A minimal SARIF converter:

scripts/pompelmi-to-sarif.mjs
import { readFileSync } from 'fs';
const scanJson = JSON.parse(readFileSync(process.argv[2], 'utf-8'));
const runs = [{
tool: {
driver: {
name: 'pompelmi',
version: '0.33.0',
rules: [],
},
},
results: scanJson.results
.filter((r) => r.verdict !== 'clean')
.map((r) => ({
ruleId: r.matches?.[0]?.rule ?? 'unknown',
level: r.verdict === 'malicious' ? 'error' : 'warning',
message: { text: `File "${r.file}" flagged as ${r.verdict}` },
locations: [{
physicalLocation: {
artifactLocation: { uri: r.file },
},
}],
})),
}];
process.stdout.write(JSON.stringify({ version: '2.1.0', runs }, null, 2));

GitLab CI Integration

.gitlab-ci.yml
scan-artifacts:
stage: test
image: node:20
script:
- npm install -g @pompelmi/cli
- pompelmi scan:dir ./samples --format json > scan.json
- |
FLAGGED=$(node -e "
const r = JSON.parse(require('fs').readFileSync('scan.json'));
const bad = r.results.filter(x => x.verdict !== 'clean');
if (bad.length) { console.log(JSON.stringify(bad, null, 2)); process.exit(1); }
")
artifacts:
reports:
sast: scan.json
when: always

Scanning Dependency Assets

After npm install, your node_modules shouldn’t contain executables or macro-enabled files. Scanning them is defensive:

Terminal window
# Scan for executables and suspicious archives in node_modules
pompelmi scan:dir ./node_modules --ext exe,dll,bat,zip --format json \
| jq '.results[] | select(.verdict != "clean")'

This is practical for auditing new dependencies added to a project, not for every CI run (scanning all of node_modules is slow).

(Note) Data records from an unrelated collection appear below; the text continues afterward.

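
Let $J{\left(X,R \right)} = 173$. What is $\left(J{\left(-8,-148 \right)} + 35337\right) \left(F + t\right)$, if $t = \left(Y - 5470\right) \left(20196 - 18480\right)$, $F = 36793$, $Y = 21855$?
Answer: $999729116030$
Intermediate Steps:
$t = 28116660$ ($t = \left(21855 - 5470\right) \left(20196 - 18480\right) = 16385 \cdot 1716 = 28116660$)
$\left(J{\left(-8,-148 \right)} + 35337\right) \left(F + t\right) = \left(173 + 35337\right) \left(36793 + 28116660\right) = 35510 \cdot 28153453 = 999729116030$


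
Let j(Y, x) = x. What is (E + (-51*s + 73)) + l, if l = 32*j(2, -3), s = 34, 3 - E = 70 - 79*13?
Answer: -797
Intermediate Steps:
E = 960 (E = 3 - (70 - 79*13) = 3 - (70 - 1027) = 3 - 1*(-957) = 3 + 957 = 960)
l = -96 (l = 32*(-3) = -96)
(E + (-51*s + 73)) + l = (960 + (-51*34 + 73)) - 96 = (960 + (-1734 + 73)) - 96 = (960 - 1661) - 96 = -701 - 96 = -797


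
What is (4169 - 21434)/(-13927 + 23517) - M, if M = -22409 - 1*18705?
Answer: 78853199/1918 ≈ 41112.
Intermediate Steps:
M = -41114 (M = -22409 - 18705 = -41114)
(4169 - 21434)/(-13927 + 23517) - M = (4169 - 21434)/(-13927 + 23517) - 1*(-41114) = -17265/9590 + 41114 = -17265*1/9590 + 41114 = -3453/1918 + 41114 = 78853199/1918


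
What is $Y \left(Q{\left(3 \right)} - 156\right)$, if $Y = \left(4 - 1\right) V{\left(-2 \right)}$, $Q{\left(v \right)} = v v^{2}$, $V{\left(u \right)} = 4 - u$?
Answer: $-2322$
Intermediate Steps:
$Q{\left(v \right)} = v^{3}$
$Y = 18$ ($Y = \left(4 - 1\right) \left(4 - -2\right) = 3 \left(4 + 2\right) = 3 \cdot 6 = 18$)
$Y \left(Q{\left(3 \right)} - 156\right) = 18 \left(3^{3} - 156\right) = 18 \left(27 - 156\right) = 18 \left(-129\right) = -2322$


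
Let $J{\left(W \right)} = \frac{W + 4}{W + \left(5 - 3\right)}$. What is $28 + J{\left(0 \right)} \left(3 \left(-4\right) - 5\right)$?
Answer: $-6$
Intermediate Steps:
$J{\left(W \right)} = \frac{4 + W}{2 + W}$ ($J{\left(W \right)} = \frac{4 + W}{W + 2} = \frac{4 + W}{2 + W}$)
$28 + J{\left(0 \right)} \left(3 \left(-4\right) - 5\right) = 28 + \frac{4 + 0}{2 + 0} \left(3 \left(-4\right) - 5\right) = 28 + \frac{1}{2} \cdot 4 \left(-12 - 5\right) = 28 + \frac{1}{2} \cdot 4 \left(-17\right) = 28 + 2 \left(-17\right) = 28 - 34 = -6$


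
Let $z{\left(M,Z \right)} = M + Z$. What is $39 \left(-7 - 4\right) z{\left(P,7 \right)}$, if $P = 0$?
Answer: $-3003$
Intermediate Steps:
$39 \left(-7 - 4\right) z{\left(P,7 \right)} = 39 \left(-7 - 4\right) \left(0 + 7\right) = 39 \left(-11\right) 7 = \left(-429\right) 7 = -3003$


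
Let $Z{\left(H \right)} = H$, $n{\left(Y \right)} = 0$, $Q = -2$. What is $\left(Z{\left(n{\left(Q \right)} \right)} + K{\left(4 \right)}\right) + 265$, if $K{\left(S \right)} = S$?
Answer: $269$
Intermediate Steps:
$\left(Z{\left(n{\left(Q \right)} \right)} + K{\left(4 \right)}\right) + 265 = \left(0 + 4\right) + 265 = 4 + 265 = 269$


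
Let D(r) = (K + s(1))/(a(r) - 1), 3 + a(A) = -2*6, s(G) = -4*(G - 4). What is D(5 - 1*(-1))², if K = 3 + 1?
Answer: 1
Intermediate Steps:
s(G) = 16 - 4*G (s(G) = -4*(-4 + G) = 16 - 4*G)
K = 4
a(A) = -15 (a(A) = -3 - 2*6 = -3 - 12 = -15)
D(r) = -1 (D(r) = (4 + (16 - 4*1))/(-15 - 1) = (4 + (16 - 4))/(-16) = (4 + 12)*(-1/16) = 16*(-1/16) = -1)
D(5 - 1*(-1))² = (-1)² = 1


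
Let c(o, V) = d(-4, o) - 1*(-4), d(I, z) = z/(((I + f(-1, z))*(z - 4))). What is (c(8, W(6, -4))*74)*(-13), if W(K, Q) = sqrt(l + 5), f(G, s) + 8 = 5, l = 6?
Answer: -25012/7 ≈ -3573.1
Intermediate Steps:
f(G, s) = -3 (f(G, s) = -8 + 5 = -3)
d(I, z) = z/((-4 + z)*(-3 + I)) (d(I, z) = z/(((I - 3)*(z - 4))) = z/(((-3 + I)*(-4 + z))) = z/(((-4 + z)*(-3 + I))) = z*(1/((-4 + z)*(-3 + I))) = z/((-4 + z)*(-3 + I)))
W(K, Q) = sqrt(11) (W(K, Q) = sqrt(6 + 5) = sqrt(11))
c(o, V) = 4 + o/(28 - 7*o) (c(o, V) = o/(12 - 4*(-4) - 3*o - 4*o) - 1*(-4) = o/(12 + 16 - 3*o - 4*o) + 4 = o/(28 - 7*o) + 4 = 4 + o/(28 - 7*o))
(c(8, W(6, -4))*74)*(-13) = (((112 - 27*8)/(7*(4 - 1*8)))*74)*(-13) = (((112 - 216)/(7*(4 - 8)))*74)*(-13) = (((1/7)*(-104)/(-4))*74)*(-13) = (((1/7)*(-1/4)*(-104))*74)*(-13) = ((26/7)*74)*(-13) = (1924/7)*(-13) = -25012/7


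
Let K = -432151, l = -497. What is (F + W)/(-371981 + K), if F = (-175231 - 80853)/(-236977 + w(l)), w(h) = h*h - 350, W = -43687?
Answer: 211616809/3892803012 ≈ 0.054361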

Scanning User-Uploaded Files Before Storage

In pipelines where uploads are received to a staging area before final storage (common in async processing architectures), scan the staging directory in CI-adjacent tooling:

scripts/scan-staging.ts
import { scanFile } from 'pompelmi';
import { readdirSync } from 'fs';
import { join } from 'path';
const stagingDir = process.env.STAGING_DIR ?? './tmp/uploads';
const files = readdirSync(stagingDir);
let hasFindings = false;
for (const file of files) {
const report = await scanFile(join(stagingDir, file));
if (!report.ok) {
console.error(`[blocked] ${file}${report.verdict}`, report.matches);
hasFindings = true;
}
}
process.exit(hasFindings ? 2 : 0);

Watch Mode for Development

When developing upload-handling code locally, use watch mode to scan files as they’re written to a directory:

Terminal window
pompelmi watch ./tmp/uploads

Watch mode scans newly created files automatically — useful during integration testing of upload pipelines.


Summary

The Pompelmi CLI brings the same in-process scanning available in your web server to your CI/CD pipeline. Scan samples directories, generated artifacts, and user-provided test fixtures as part of every build. Use exit codes to fail builds on findings, or export JSON for richer downstream processing (SARIF, metrics, dashboards).